The new hotness in the last few years has been algorithmic recommendations, as evidenced by the number of companies actively implementing them. This approach uses implicitly-expressed preferences (in the form of article views, item purchases, reviews written, etc) to predict my specific interests. Amazon, for example, will recommend similar or complimentary items based on other users’ purchases. The users themselves don’t explicitly tell Amazon what they like. Instead, their actions dictate what Amazon thinks about them. Consider that the next time you purchase the new Miley Cyrus album “for your niece.” Amazon isn’t alone here. Nearly every company with data is trying to do this with their data to surface good products, articles, advertisements, etc.
Even with algorithmic recommendations, there are two ways to go about it. Amazon, it appears, focuses primarily on the item similarities.
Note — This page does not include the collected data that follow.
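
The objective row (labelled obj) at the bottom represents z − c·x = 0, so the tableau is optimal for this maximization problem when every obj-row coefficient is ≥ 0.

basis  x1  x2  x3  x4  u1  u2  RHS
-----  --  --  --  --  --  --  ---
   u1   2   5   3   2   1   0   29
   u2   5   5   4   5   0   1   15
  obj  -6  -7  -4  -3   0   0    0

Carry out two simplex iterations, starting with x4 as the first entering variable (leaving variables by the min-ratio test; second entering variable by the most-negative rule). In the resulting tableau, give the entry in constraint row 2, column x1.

1

Ratio test on column x4 — row 1: 29/2 = 29/2; row 2: 15/5 = 3. Minimum is 3 at row 2 (u2 leaves); pivot element 5.
Divide row 2 by 5; eliminate column x4 from the other rows.
Second iteration: most negative obj-row entry is -4 in column x2, so x2 enters.
Ratio test on column x2 — row 1: 23/3 = 23/3; row 2: 3/1 = 3. Minimum is 3 at row 2 (x4 leaves); pivot element 1.
Divide row 2 by 1; eliminate column x2 from the other rows.
After both pivots, the entry at constraint row 2, column x1 is 1.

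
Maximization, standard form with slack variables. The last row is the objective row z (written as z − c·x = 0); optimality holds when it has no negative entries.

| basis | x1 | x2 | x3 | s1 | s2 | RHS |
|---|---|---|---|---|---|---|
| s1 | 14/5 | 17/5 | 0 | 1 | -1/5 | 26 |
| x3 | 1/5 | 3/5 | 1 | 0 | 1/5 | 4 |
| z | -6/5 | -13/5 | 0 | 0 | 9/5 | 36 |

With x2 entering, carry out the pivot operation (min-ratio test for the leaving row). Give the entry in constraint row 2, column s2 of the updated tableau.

1/3

Ratio test on column x2 — row 1: 26/(17/5) = 130/17; row 2: 4/(3/5) = 20/3. Minimum is 20/3 at row 2 (x3 leaves); pivot element 3/5.
Divide row 2 by 3/5; eliminate column x2 from the other rows.
In the new row 2, the s2 entry is the old entry divided by the pivot: (1/5)/(3/5) = 1/3.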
That is, if I’m looking at a camera, they might recommend lenses because the people who’ve bought that camera tend to buy lenses. Users who are new to Amazon get the same value out of these recommendations as those who’ve actively used the service for years. The alternative is to use personalized recommendations, which I don’t believe Amazon focuses on to the same extent. For example, if I’m looking at a particular camera, Amazon may show me red cases with little pictures of guitars on the sides because I buy red things and guitar accessories.
To me, the biggest value-add of algorithmic recommendations is that they minimize the amount of work that I have to do to make a decision. Deciding among bars in Union Square is something that Yelp compels me to do, but it isn’t necessarily the best use of my time or brain space, particularly for such a low-importance adventure. Similarly, I don’t necessarily care what brand or thickness of socks that I wear, so I’m not likely to second-guess a recommendation given to me. It’s not always the “best for me,” but sometimes, not having to think makes it all worth it.
The flipside of algorithmic recommendations is that it’s often hard to explain why certain things are recommended. For example, Amazon may recommend a certain pair of headphones over another because people from New York who also browse Amazon on Thursday evenings and have similar click-streams to me have bought them, but that’s particularly difficult to explain, and depending on the algorithm Amazon is using, it may not even be able to do so. In contrast, if I pick whose recommendations I follow or the interest groups to which I’ve subscribed, why I see a particular recommendation is obvious.
So, as with many things in life, there are a ton of options when it comes to recommendations, and each has its own advantages and disadvantages. But the value of recommendations is very clear, given how much companies are invested in producing quality recommendations. Where search defined Web 1.0 and social has defined Web 2.0, discovery is likely to be remembered as the next focus of the Internet. I’d call it Web 3.0, but that’s hackneyed, to say the least.